Catholic school principals join pilgrims in Holy Land
Catholic school principals are following in the footsteps of Jesus as they travel to Jordan and the Holy Land amongst a number of senior Catholic Education staff.
After several years of delay due to COVID, the 18-day pilgrimage finally began last week with over 30 participants. Led by Archdiocesan parish priest and Vicar General Fr Richard Thompson, the once-in-a-lifetime trip will provide pilgrims with spiritual and community renewal with visits to Petra, the Sea of Galilee, Capernaum, Nazareth and Jericho on the itinerary.
St John the Apostle Primary School, Florey, principal Matthew Garton said he was carrying thoughts of his family, school community and friends during the two-week pilgrimage through Jordan and Israel.
“To share this journey with such good company and to have the time to connect deeply with the faith and God I have known since I was a small child will be an extraordinary experience,” he said.

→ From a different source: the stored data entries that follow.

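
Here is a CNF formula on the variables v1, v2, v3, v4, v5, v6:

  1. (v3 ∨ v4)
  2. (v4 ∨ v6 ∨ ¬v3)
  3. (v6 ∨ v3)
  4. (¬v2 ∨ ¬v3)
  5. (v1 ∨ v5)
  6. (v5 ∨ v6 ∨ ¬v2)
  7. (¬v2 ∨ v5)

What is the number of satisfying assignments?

14

Split on v3, then v2.
  v3=T, v2=T: a clause becomes empty — 0.
  v3=T, v2=F: 9 of the 16 assignments to (v1,v4,v5,v6) work.
  v3=F, v2=T: remaining (v1,v4,v5,v6) ∈ {(F,T,T,T); (T,T,T,T)} — 2.
  v3=F, v2=F: remaining (v1,v4,v5,v6) ∈ {(F,T,T,T); (T,T,F,T); (T,T,T,T)} — 3.
Total: 0 + 9 + 2 + 3 = 14.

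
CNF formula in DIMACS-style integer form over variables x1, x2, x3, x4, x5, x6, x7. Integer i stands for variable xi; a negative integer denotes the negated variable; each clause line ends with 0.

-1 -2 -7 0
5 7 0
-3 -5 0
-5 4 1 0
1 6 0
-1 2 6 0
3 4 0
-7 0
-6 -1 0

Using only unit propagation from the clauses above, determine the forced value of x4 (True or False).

True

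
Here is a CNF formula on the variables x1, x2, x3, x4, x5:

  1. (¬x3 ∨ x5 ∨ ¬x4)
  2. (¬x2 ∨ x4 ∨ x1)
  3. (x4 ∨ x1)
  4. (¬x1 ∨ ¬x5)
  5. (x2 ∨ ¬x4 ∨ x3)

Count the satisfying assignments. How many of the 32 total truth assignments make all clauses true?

9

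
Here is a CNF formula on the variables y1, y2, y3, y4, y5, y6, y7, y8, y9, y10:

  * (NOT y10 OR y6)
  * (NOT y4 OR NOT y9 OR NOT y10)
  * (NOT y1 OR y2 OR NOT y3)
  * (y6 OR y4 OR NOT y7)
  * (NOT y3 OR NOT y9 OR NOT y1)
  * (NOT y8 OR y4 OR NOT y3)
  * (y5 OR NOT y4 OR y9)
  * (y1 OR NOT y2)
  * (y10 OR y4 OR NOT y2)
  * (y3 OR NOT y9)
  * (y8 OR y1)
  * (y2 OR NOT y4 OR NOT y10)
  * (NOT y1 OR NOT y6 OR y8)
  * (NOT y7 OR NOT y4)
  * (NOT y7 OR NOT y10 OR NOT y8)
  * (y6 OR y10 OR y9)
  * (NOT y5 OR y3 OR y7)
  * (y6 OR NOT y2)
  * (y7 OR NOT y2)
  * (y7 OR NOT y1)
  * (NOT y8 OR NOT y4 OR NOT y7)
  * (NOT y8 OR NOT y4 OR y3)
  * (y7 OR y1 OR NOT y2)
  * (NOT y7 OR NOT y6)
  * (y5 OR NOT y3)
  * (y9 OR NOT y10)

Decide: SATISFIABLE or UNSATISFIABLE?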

“The first day was just the beginning of a great journey. We had a fantastic tour guide, Fadi, whose knowledge of the political, religious and social history of Jordan was a real privilege to listen to. We’re with Fadi all week! I’m looking forward to learning much more.”
Trinity Catholic College, Goulburn, principal Gaye McManus said the group had arrived in Amman – a beautiful city with stunning simplicity in its architecture and colour.
“Red poppies are blooming everywhere. The spring is glorious,” she said.
“Today, I experienced an Orthodox Easter Sunday Mass celebrated in Arabic at the Miraculous Shrine of Our Lady on the Mount at Anjara. Outside the shrine is the entrance to a small Catholic primary school. I travelled halfway across the world and things feel very familiar. I am happy and at peace.”
St Thomas Aquinas Primary School, West Belconnen, principal Leah Taylor said Fr Richard and Fr Josef had concelebrated the mass, which was held in both Arabic and English.
“We were all overwhelmed by the hospitality shown to us. We were even given Easter eggs!” she said.
“We then travelled to the ancient ruins of Jerash. Jerash was one of the ten towns titled the Decapolis. It is one of the best-preserved Roman sites in the region. The town lies between Amman (known in ancient times as Philadelphia) and Damascus and it was amazing to be able to walk along the very same road that ancient travellers during Jesus’ time would have walked along.”
Mr Garton agreed, saying the walk made him realise they had only just scratched the surface of the ancient land and history.